You hear about burnout from colleagues and friends. They complain and then they collapse, and your instinct is to tell them to take a week off—you just overworked yourself a little, that’s all. Toughen up, stop whining. But it was starting to make sense to me.

Everyone wanted something. Answers. Copy. PR statements. Designs. Videos. Photos. Decisions. Corrections. Just me, basically. No matter how much I typed into the computer, no matter how many calls and Skype sessions, it never stopped. Technical problems, legal problems, people problems. And then just hate. Pure hate for all of it.

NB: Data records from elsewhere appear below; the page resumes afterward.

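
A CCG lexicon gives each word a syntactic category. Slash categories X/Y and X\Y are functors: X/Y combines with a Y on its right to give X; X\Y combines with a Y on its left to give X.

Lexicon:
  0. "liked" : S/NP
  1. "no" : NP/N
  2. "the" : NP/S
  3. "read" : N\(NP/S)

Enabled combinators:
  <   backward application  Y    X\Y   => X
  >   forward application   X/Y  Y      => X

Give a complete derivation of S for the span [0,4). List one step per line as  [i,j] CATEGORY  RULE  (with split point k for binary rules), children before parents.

[0,4] S   >
  [0,1] "liked" : S/NP
  [1,4] NP   >
    [1,2] "no" : NP/N
    [2,4] N   <
      [2,3] "the" : NP/S
      [3,4] "read" : N\(NP/S)

[0,1] S/NP  lex  "liked"
[1,2] NP/N  lex  "no"
[2,3] NP/S  lex  "the"
[3,4] N\(NP/S)  lex  "read"
[2,4] N  <  k=3
[1,4] NP  >  k=2
[0,4] S  >  k=1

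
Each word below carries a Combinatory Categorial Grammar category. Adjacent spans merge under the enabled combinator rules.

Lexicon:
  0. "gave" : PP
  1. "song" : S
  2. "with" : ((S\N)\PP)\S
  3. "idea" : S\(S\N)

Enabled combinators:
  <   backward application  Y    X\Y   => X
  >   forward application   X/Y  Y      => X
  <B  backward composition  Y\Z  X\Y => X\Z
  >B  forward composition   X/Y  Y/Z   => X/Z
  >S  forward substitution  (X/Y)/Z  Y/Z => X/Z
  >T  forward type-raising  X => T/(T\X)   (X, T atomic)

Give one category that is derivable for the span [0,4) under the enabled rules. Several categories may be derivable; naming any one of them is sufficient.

[0,4] S   <
  [0,3] S\N   <
    [0,1] "gave" : PP
    [1,3] (S\N)\PP   <
      [1,2] "song" : S
      [2,3] "with" : ((S\N)\PP)\S
  [3,4] "idea" : S\(S\N)

S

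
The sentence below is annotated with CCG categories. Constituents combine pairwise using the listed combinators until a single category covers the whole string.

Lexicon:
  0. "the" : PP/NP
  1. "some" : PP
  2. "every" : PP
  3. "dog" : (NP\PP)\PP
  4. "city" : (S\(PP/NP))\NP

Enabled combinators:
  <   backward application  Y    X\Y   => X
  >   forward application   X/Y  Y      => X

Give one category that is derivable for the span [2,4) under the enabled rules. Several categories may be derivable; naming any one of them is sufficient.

[0,5] S   <
  [0,1] "the" : PP/NP
  [1,5] S\(PP/NP)   <
    [1,4] NP   <
      [1,2] "some" : PP
      [2,4] NP\PP   <
        [2,3] "every" : PP
        [3,4] "dog" : (NP\PP)\PP
    [4,5] "city" : (S\(PP/NP))\NP

NP\PP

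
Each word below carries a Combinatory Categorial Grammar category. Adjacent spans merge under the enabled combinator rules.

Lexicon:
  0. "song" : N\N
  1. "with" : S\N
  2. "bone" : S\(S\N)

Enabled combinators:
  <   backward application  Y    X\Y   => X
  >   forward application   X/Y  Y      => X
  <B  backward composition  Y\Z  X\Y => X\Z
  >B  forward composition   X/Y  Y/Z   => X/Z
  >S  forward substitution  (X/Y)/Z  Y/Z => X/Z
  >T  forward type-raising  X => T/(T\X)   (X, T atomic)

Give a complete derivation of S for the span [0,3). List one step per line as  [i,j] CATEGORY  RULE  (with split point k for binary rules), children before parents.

[0,3] S   <
  [0,2] S\N   <B
    [0,1] "song" : N\N
    [1,2] "with" : S\N
  [2,3] "bone" : S\(S\N)

[0,1] N\N  lex  "song"
[1,2] S\N  lex  "with"
[0,2] S\N  <B  k=1
[2,3] S\(S\N)  lex  "bone"
[0,3] S  <  k=2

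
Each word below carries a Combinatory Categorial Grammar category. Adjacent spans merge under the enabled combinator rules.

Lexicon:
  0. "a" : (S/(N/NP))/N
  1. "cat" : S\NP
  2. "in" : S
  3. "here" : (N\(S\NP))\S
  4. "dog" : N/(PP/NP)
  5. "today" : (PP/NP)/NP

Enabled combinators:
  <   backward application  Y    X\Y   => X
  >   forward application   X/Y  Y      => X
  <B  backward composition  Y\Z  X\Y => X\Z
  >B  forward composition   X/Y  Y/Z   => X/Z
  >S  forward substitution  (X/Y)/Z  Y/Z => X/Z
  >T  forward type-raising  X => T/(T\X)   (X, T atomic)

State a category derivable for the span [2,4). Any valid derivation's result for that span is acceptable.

[0,6] S   >
  [0,4] S/(N/NP)   >
    [0,1] "a" : (S/(N/NP))/N
    [1,4] N   <
      [1,2] "cat" : S\NP
      [2,4] N\(S\NP)   <
        [2,3] "in" : S
        [3,4] "here" : (N\(S\NP))\S
  [4,6] N/NP   >B
    [4,5] "dog" : N/(PP/NP)
    [5,6] "today" : (PP/NP)/NP

N\(S\NP)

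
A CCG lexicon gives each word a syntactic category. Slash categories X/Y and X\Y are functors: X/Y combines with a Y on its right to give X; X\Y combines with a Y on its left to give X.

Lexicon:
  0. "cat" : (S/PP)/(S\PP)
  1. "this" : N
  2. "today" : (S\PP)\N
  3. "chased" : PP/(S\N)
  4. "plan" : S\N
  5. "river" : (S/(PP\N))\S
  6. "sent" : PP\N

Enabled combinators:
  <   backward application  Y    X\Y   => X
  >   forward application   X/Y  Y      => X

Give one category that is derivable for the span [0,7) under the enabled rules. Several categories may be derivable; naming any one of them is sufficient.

S

[0,7] S   >
  [0,6] S/(PP\N)   <
    [0,5] S   >
      [0,3] S/PP   >
        [0,1] "cat" : (S/PP)/(S\PP)
        [1,3] S\PP   <
          [1,2] "this" : N
          [2,3] "today" : (S\PP)\N
      [3,5] PP   >
        [3,4] "chased" : PP/(S\N)
        [4,5] "plan" : S\N
    [5,6] "river" : (S/(PP\N))\S
  [6,7] "sent" : PP\N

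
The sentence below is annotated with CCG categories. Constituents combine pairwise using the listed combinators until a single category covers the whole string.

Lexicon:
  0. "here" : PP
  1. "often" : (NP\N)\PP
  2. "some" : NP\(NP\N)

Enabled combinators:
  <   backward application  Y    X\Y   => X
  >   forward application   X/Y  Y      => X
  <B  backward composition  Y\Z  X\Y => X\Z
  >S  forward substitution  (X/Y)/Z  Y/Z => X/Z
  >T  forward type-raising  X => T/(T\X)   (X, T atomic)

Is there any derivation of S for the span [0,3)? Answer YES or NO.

NO

PP (NP\N)\PP NP\(NP\N)
CKY chart[0,3] = {N/(N\NP), NP, NP/(NP\NP), PP/(PP\NP), S/(S\NP)}; S ∉ chart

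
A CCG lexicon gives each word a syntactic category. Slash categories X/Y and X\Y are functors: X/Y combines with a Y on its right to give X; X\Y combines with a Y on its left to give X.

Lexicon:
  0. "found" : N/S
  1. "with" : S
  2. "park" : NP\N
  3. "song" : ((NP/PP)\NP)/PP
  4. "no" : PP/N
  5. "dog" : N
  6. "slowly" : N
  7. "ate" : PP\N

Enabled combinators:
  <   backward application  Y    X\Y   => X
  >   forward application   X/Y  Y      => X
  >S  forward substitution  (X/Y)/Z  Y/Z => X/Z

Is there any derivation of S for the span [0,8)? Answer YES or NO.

NO

N/S S NP\N ((NP/PP)\NP)/PP PP/N N N PP\N
CKY chart[0,8] = {NP}; S ∉ chart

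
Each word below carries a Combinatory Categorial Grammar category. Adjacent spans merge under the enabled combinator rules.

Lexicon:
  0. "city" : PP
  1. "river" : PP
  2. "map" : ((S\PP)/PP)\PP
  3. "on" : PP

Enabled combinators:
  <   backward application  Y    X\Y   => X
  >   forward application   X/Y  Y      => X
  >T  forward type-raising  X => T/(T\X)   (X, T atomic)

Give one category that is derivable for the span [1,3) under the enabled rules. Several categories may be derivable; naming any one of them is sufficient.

[0,4] S   <
  [0,1] "city" : PP
  [1,4] S\PP   >
    [1,3] (S\PP)/PP   <
      [1,2] "river" : PP
      [2,3] "map" : ((S\PP)/PP)\PP
    [3,4] "on" : PP

(S\PP)/PP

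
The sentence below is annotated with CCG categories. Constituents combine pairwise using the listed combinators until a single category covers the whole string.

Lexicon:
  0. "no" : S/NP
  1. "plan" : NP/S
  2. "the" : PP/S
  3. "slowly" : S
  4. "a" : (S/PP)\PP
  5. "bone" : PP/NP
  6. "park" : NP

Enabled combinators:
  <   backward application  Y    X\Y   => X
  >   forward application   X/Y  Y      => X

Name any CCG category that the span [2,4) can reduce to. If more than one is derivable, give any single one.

PP

[0,7] S   >
  [0,1] "no" : S/NP
  [1,7] NP   >
    [1,2] "plan" : NP/S
    [2,7] S   >
      [2,5] S/PP   <
        [2,4] PP   >
          [2,3] "the" : PP/S
          [3,4] "slowly" : S
        [4,5] "a" : (S/PP)\PP
      [5,7] PP   >
        [5,6] "bone" : PP/NP
        [6,7] "park" : NP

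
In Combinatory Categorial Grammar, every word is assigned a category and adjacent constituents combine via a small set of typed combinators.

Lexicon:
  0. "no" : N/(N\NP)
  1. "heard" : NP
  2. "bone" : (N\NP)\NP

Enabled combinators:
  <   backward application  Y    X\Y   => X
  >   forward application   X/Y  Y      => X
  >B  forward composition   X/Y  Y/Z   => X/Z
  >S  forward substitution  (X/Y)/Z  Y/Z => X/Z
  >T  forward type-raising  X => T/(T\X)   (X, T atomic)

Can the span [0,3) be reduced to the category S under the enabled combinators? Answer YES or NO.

NO

N/(N\NP) NP (N\NP)\NP
CKY chart[0,3] = {N, N/(N\N), NP/(NP\N), PP/(PP\N), S/(S\N)}; S ∉ chart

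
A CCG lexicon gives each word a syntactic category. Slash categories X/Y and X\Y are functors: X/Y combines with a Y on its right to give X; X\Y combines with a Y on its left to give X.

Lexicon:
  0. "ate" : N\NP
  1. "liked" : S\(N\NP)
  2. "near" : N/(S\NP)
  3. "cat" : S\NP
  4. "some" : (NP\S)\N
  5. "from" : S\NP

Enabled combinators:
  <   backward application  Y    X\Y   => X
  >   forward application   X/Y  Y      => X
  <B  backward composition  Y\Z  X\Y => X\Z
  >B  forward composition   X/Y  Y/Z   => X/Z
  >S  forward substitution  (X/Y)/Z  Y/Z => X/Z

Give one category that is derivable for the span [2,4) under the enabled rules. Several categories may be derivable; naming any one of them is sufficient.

[0,6] S   <
  [0,5] NP   <
    [0,2] S   <
      [0,1] "ate" : N\NP
      [1,2] "liked" : S\(N\NP)
    [2,5] NP\S   <
      [2,4] N   >
        [2,3] "near" : N/(S\NP)
        [3,4] "cat" : S\NP
      [4,5] "some" : (NP\S)\N
  [5,6] "from" : S\NP

N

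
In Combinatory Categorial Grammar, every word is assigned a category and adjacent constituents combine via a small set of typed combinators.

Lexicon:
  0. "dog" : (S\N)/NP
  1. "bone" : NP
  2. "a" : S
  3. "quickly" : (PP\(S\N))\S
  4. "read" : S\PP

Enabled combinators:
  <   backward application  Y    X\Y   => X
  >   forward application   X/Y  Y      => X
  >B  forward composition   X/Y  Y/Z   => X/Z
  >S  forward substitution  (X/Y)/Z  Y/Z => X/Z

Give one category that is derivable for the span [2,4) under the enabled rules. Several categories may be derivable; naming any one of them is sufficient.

[0,5] S   <
  [0,4] PP   <
    [0,2] S\N   >
      [0,1] "dog" : (S\N)/NP
      [1,2] "bone" : NP
    [2,4] PP\(S\N)   <
      [2,3] "a" : S
      [3,4] "quickly" : (PP\(S\N))\S
  [4,5] "read" : S\PP

PP\(S\N)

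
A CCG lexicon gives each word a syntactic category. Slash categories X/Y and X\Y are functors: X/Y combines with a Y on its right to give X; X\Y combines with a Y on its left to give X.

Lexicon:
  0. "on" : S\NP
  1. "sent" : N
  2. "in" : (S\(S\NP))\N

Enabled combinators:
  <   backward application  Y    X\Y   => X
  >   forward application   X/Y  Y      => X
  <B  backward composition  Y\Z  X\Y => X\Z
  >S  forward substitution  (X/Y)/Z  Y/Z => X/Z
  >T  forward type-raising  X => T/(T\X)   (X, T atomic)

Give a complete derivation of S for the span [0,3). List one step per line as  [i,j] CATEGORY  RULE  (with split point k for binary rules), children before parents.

[0,3] S   <
  [0,1] "on" : S\NP
  [1,3] S\(S\NP)   <
    [1,2] "sent" : N
    [2,3] "in" : (S\(S\NP))\N

[0,1] S\NP  lex  "on"
[1,2] N  lex  "sent"
[2,3] (S\(S\NP))\N  lex  "in"
[1,3] S\(S\NP)  <  k=2
[0,3] S  <  k=1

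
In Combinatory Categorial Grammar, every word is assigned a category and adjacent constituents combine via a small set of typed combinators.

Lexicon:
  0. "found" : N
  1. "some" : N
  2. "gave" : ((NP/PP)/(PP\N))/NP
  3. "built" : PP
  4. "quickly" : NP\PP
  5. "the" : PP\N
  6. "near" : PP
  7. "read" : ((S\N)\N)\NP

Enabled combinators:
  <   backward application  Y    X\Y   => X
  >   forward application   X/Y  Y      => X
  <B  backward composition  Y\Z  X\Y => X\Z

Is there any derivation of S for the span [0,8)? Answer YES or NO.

YES

[0,8] S   <
  [0,1] "found" : N
  [1,8] S\N   <
    [1,2] "some" : N
    [2,8] (S\N)\N   <
      [2,7] NP   >
        [2,6] NP/PP   >
          [2,5] (NP/PP)/(PP\N)   >
            [2,3] "gave" : ((NP/PP)/(PP\N))/NP
            [3,5] NP   <
              [3,4] "built" : PP
              [4,5] "quickly" : NP\PP
          [5,6] "the" : PP\N
        [6,7] "near" : PP
      [7,8] "read" : ((S\N)\N)\NP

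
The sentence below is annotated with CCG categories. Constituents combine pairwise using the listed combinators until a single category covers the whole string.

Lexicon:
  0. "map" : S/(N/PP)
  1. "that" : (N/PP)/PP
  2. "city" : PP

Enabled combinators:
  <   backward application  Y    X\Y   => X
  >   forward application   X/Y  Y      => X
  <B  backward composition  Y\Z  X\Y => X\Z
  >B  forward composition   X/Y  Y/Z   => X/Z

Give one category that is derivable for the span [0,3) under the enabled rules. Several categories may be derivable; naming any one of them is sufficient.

S

[0,3] S   >
  [0,1] "map" : S/(N/PP)
  [1,3] N/PP   >
    [1,2] "that" : (N/PP)/PP
    [2,3] "city" : PP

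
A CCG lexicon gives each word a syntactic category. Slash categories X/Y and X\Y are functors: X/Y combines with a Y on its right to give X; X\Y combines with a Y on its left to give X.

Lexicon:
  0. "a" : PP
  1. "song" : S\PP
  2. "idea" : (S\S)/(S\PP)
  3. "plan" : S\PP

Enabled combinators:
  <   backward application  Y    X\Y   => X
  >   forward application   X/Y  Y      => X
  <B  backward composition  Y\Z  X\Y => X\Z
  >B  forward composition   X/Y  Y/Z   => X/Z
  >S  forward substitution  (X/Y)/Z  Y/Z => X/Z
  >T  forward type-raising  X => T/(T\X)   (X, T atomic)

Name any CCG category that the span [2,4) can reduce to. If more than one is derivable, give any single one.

S\S

[0,4] S   <
  [0,1] "a" : PP
  [1,4] S\PP   <B
    [1,2] "song" : S\PP
    [2,4] S\S   >
      [2,3] "idea" : (S\S)/(S\PP)
      [3,4] "plan" : S\PP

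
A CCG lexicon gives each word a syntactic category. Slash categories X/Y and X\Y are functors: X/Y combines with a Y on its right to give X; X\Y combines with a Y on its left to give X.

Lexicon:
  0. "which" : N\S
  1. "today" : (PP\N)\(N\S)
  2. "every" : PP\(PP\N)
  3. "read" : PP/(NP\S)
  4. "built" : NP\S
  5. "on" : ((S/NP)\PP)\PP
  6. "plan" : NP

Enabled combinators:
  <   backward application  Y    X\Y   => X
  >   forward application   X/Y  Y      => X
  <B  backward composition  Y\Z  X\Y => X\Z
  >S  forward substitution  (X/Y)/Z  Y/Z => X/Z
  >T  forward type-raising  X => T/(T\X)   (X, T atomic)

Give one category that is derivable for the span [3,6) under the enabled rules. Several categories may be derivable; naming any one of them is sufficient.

[0,7] S   >
  [0,6] S/NP   <
    [0,3] PP   <
      [0,2] PP\N   <
        [0,1] "which" : N\S
        [1,2] "today" : (PP\N)\(N\S)
      [2,3] "every" : PP\(PP\N)
    [3,6] (S/NP)\PP   <
      [3,5] PP   >
        [3,4] "read" : PP/(NP\S)
        [4,5] "built" : NP\S
      [5,6] "on" : ((S/NP)\PP)\PP
  [6,7] "plan" : NP

(S/NP)\PP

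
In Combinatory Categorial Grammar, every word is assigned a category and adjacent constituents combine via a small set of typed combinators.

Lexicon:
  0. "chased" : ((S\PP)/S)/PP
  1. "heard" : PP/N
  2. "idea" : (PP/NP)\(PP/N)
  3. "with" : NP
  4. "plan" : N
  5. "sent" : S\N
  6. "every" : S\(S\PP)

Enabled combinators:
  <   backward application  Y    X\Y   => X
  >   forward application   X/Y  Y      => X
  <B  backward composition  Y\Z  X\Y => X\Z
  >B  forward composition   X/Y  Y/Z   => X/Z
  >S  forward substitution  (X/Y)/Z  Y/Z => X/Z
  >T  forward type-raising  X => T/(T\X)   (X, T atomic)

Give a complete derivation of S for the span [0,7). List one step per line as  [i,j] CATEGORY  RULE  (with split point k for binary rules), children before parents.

[0,7] S   <
  [0,6] S\PP   >
    [0,4] (S\PP)/S   >
      [0,1] "chased" : ((S\PP)/S)/PP
      [1,4] PP   >
        [1,3] PP/NP   <
          [1,2] "heard" : PP/N
          [2,3] "idea" : (PP/NP)\(PP/N)
        [3,4] "with" : NP
    [4,6] S   >
      [4,5] S/(S\N)   >T
        [4,5] "plan" : N
      [5,6] "sent" : S\N
  [6,7] "every" : S\(S\PP)

[0,1] ((S\PP)/S)/PP  lex  "chased"
[1,2] PP/N  lex  "heard"
[2,3] (PP/NP)\(PP/N)  lex  "idea"
[1,3] PP/NP  <  k=2
[3,4] NP  lex  "with"
[1,4] PP  >  k=3
[0,4] (S\PP)/S  >  k=1
[4,5] N  lex  "plan"
[4,5] S/(S\N)  >T
[5,6] S\N  lex  "sent"
[4,6] S  >  k=5
[0,6] S\PP  >  k=4
[6,7] S\(S\PP)  lex  "every"
[0,7] S  <  k=6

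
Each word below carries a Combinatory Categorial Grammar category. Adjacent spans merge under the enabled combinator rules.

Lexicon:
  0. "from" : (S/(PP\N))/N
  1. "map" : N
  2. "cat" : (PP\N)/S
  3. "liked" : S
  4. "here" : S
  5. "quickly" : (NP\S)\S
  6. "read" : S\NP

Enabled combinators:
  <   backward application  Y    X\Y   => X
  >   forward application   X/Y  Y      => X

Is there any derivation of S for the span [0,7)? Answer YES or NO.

YES

[0,7] S   >
  [0,2] S/(PP\N)   >
    [0,1] "from" : (S/(PP\N))/N
    [1,2] "map" : N
  [2,7] PP\N   >
    [2,3] "cat" : (PP\N)/S
    [3,7] S   <
      [3,6] NP   <
        [3,4] "liked" : S
        [4,6] NP\S   <
          [4,5] "here" : S
          [5,6] "quickly" : (NP\S)\S
      [6,7] "read" : S\NP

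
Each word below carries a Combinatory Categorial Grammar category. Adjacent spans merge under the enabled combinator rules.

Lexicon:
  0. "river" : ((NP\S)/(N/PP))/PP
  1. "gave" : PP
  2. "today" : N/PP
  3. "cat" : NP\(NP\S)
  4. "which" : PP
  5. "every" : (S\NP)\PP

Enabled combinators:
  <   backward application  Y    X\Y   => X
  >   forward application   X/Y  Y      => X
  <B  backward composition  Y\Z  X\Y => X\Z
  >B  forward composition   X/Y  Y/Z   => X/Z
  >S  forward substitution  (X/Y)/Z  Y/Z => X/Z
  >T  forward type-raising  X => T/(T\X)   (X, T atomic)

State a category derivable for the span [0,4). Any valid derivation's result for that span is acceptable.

[0,6] S   <
  [0,4] NP   <
    [0,3] NP\S   >
      [0,2] (NP\S)/(N/PP)   >
        [0,1] "river" : ((NP\S)/(N/PP))/PP
        [1,2] "gave" : PP
      [2,3] "today" : N/PP
    [3,4] "cat" : NP\(NP\S)
  [4,6] S\NP   <
    [4,5] "which" : PP
    [5,6] "every" : (S\NP)\PP

NP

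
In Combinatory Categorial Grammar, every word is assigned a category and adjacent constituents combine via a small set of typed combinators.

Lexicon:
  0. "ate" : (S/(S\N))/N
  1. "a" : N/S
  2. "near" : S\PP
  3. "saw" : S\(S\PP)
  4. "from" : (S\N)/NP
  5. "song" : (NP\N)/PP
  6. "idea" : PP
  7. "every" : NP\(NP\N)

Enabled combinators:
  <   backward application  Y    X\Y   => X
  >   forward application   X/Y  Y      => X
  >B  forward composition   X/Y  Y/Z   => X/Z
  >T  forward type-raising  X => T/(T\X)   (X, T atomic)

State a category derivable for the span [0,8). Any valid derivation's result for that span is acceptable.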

I wanted to scream fuck you all, but I couldn’t, because I’d put myself here. I’d wanted this somehow. And they couldn’t help the fact that I’d taken on too much. So I kept going, and with every email, every checkbox crossed off, three more appeared. Four. Five. A sump of tasks, drowning me.

The obvious moves: parties, sex, alcohol, drugs, friends—anything to make it bearable. I burned it all out at parties, I had fun with people, and the moment I sat back down in front of the computer and saw the red-numbered pile of messages and wishes and expectations, I wanted to smash my head right through the screen.

It became clear something had to give when I started getting mean. Rocking back and forth in my chair like something was broken in me. Constantly asking myself what the point was, if it would ever get better, if I’d killed the fun part forever or if this was just temporary brain damage. The laptop had eaten my soul.

I don’t have a solution yet. And the self-help books and talks with friends can’t make the decision for me. Can’t tell me what comes next, how to actually change this without either blowing it all up or just lying down and letting this giant pulsing thing made of bits and bytes consume me.

The end of the year feels like the time to ease off. Take a vacation. Pull back. Maybe actually exercise for once. Figure out what’s wrong—with me, or with the world, I’m not sure which. Not slamming my head on the desk anymore. That would be a start.